Avant qu’ils ne puissent répondre, il y eut un coup à la porte.
Je l’ouvris pour découvrir les parents d’Emma. Le même couple qui gardait souvent mes enfants lorsque j’avais un imprévu.
« Oh ! Ça sent tellement bon ! J’avais dit à Annie que tu allais faire ton poulet rôti, Lexie, » dit le père d’Emma, joyeusement.
« Merci d’être venus, Anne et Howard. Et merci d’avoir élevé une fille si serviable, » dis-je. « Elle et Mark sont devenus si proches que j’ai pensé qu’il était temps de la faire entrer dans la famille. »
« Attends, quoi ? » demanda Anne, les sourcils froncés.
« Je m’en vais, et c’est Emma qui va maintenant tout gérer ! Vous devez être tellement fiers de votre petite fille. »
La mère d’Emma semblait confuse. Son père, par contre, était livide.
« Emma, » dit sa mère. « Dis-moi que ce n’est pas vrai. Dis-moi que ce n’est pas ce que je crois. »

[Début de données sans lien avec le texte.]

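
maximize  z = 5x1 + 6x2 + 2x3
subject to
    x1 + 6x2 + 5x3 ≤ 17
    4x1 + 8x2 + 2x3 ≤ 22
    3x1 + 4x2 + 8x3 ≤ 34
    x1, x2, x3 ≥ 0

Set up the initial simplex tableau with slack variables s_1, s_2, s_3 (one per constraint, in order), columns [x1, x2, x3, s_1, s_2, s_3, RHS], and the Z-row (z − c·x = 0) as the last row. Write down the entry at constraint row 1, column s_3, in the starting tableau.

0

Slack s_3 belongs to constraint 3; its column is the unit vector e_3, so the entry in row 1 is 0.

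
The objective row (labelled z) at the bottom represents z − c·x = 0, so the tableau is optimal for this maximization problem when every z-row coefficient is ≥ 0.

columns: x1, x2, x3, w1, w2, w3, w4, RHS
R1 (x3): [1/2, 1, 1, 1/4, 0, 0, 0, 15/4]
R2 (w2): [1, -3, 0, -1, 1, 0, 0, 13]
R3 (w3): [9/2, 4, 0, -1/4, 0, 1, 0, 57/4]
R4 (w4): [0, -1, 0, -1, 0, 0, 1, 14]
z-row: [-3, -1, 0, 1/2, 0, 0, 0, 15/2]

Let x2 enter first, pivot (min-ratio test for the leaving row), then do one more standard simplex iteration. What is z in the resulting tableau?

Ratio test on column x2 — row 1: (15/4)/1 = 15/4; row 2: entry -3 ≤ 0; row 3: (57/4)/4 = 57/16; row 4: entry -1 ≤ 0. Minimum is 57/16 at row 3 (w3 leaves); pivot element 4.
Pivot on row 3; the z-row RHS becomes 15/2 − (-1)·(57/16) = 177/16.
Next entering variable (most negative z-row entry -15/8): x1.
Ratio test on column x1 — row 1: entry -5/8 ≤ 0; row 2: (379/16)/(35/8) = 379/70; row 3: (57/16)/(9/8) = 19/6; row 4: (281/16)/(9/8) = 281/18. Minimum is 19/6 at row 3 (x2 leaves); pivot element 9/8.
After the second pivot the z-row RHS is 177/16 − (-15/8)·(19/6) = 17.

17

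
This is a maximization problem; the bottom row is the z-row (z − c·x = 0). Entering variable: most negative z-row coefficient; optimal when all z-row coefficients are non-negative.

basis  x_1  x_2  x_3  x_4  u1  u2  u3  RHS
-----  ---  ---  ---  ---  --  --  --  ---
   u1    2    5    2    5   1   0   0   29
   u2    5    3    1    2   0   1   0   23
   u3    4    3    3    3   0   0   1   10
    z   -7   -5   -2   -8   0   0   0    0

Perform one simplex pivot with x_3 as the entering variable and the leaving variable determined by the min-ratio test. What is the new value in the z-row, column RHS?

Ratio test on column x_3 — row 1: 29/2 = 29/2; row 2: 23/1 = 23; row 3: 10/3 = 10/3. Minimum is 10/3 at row 3 (u3 leaves); pivot element 3.
Divide row 3 by 3; eliminate column x_3 from the other rows.
z-row update in column RHS: 0 − (-2)·(10/3) = 20/3.

20/3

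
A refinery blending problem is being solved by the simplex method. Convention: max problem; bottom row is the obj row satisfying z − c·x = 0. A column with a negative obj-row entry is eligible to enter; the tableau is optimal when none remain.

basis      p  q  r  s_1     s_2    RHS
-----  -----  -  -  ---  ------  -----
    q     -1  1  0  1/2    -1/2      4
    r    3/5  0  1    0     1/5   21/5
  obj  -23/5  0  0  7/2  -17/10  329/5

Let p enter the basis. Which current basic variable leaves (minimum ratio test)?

Column p entries and ratios — q: -1 ≤ 0, skip; r: (21/5)/(3/5) = 7.
Smallest ratio is 7 in the row of r, so r leaves.

r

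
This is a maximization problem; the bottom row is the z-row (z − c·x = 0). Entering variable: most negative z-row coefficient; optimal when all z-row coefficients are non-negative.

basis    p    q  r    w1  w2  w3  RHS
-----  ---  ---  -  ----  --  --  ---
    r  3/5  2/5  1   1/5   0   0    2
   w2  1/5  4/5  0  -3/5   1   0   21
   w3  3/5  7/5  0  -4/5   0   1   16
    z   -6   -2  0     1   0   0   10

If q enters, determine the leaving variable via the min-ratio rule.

Column q entries and ratios — r: 2/(2/5) = 5; w2: 21/(4/5) = 105/4; w3: 16/(7/5) = 80/7.
Smallest ratio is 5 in the row of r, so r leaves.

r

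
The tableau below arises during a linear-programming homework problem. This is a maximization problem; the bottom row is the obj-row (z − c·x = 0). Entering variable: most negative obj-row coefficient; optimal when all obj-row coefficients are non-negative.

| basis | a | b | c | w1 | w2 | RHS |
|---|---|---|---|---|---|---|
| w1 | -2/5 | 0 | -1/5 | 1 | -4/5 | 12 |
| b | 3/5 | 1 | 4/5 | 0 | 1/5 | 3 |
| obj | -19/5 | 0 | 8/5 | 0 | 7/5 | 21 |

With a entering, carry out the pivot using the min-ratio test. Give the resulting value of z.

40

Ratio test on column a — row 1: entry -2/5 ≤ 0; row 2: 3/(3/5) = 5. Minimum is 5 at row 2 (b leaves); pivot element 3/5.
Pivot on row 2; the obj-row RHS becomes 21 − (-19/5)·5 = 40.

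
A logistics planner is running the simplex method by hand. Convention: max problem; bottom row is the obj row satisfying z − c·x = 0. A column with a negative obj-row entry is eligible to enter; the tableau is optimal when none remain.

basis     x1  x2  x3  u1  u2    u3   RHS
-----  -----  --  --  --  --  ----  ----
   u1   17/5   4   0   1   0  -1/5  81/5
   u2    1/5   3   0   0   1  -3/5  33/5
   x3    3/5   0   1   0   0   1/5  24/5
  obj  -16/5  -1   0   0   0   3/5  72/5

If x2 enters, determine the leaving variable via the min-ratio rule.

Column x2 entries and ratios — u1: (81/5)/4 = 81/20; u2: (33/5)/3 = 11/5; x3: 0 ≤ 0, skip.
Smallest ratio is 11/5 in the row of u2, so u2 leaves.

u2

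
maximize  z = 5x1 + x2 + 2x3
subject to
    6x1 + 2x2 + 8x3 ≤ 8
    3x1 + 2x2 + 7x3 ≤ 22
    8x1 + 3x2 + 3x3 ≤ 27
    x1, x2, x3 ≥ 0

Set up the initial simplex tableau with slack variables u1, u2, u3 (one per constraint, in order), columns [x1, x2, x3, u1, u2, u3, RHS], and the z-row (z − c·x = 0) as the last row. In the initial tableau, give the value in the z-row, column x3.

The z-row carries the negated objective coefficients: the x3 entry is -2.

-2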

« Ce n’est pas ce que ça en a l’air ! » balbutia Emma.
Mark, fidèle à lui-même, tenta de rejeter la faute.
« Lexie, ce n’est pas juste ! C’est Emma qui est venue vers moi ! Elle m’a dragué ! »
« Ah, vraiment ? » demandai-je, levant un sourcil. « Donc, tu veux dire que tu n’es pas responsable de te faufiler avec une jeune femme de 25 ans tout en insultant ta femme ? »
Il ouvrit la bouche pour répliquer, mais Howard le coupa.
« Mark, c’est de ta faute. Emma, c’est tout autant de ta faute. On s’en va. Maintenant. »
Emma me lança un regard empli de venin avant de sortir en trombe. Ses parents la suivirent, marmonnant mille excuses en partant.
Mark se tourna vers moi, le désespoir visible sur son visage.
« Lexie, s’il te plaît, chérie, » dit-il. « On doit en parler. Ça fait tellement longtemps qu’on est ensemble… tu me dois bien une conversation, au moins. »
« Oh, mon chéri, » répondis-je. « On en parlera, ne t’inquiète pas. Mon avocat t’appellera demain. Mais pour l’instant, je pense que tu devrais faire tes valises et partir. »
« Où vais-je aller ? » demanda-t-il d’un air pathétique. « Ma famille vit dans un autre état. »
« Ça m’est bien égal, Mark, » dis-je, en sortant le poulet du four. « Va dans un motel. Va chez un ami. Rejoins le cirque. »
« Et les enfants ? Où sont les enfants ? »
« Ils sont chez ma sœur. Et ils y resteront jusqu’à ce que tu régles ton histoire. Tu pourras leur dire la vérité après que les avocats aient trouvé un accord. Je ne me laisse pas faire, Mark. »
Une semaine plus tard, j’ai appris par des rumeurs qu’Emma avait largué Mark.
« C’était sympa pendant un moment, mais je ne m’étais pas inscrite pour jouer à la maman. Ni pour lui, ni pour ses enfants. »
Deux semaines plus tard, Mark est revenu.
« Que veux-tu ? » demandai-je en voyant le bouquet de fleurs qu’il tenait dans ses mains.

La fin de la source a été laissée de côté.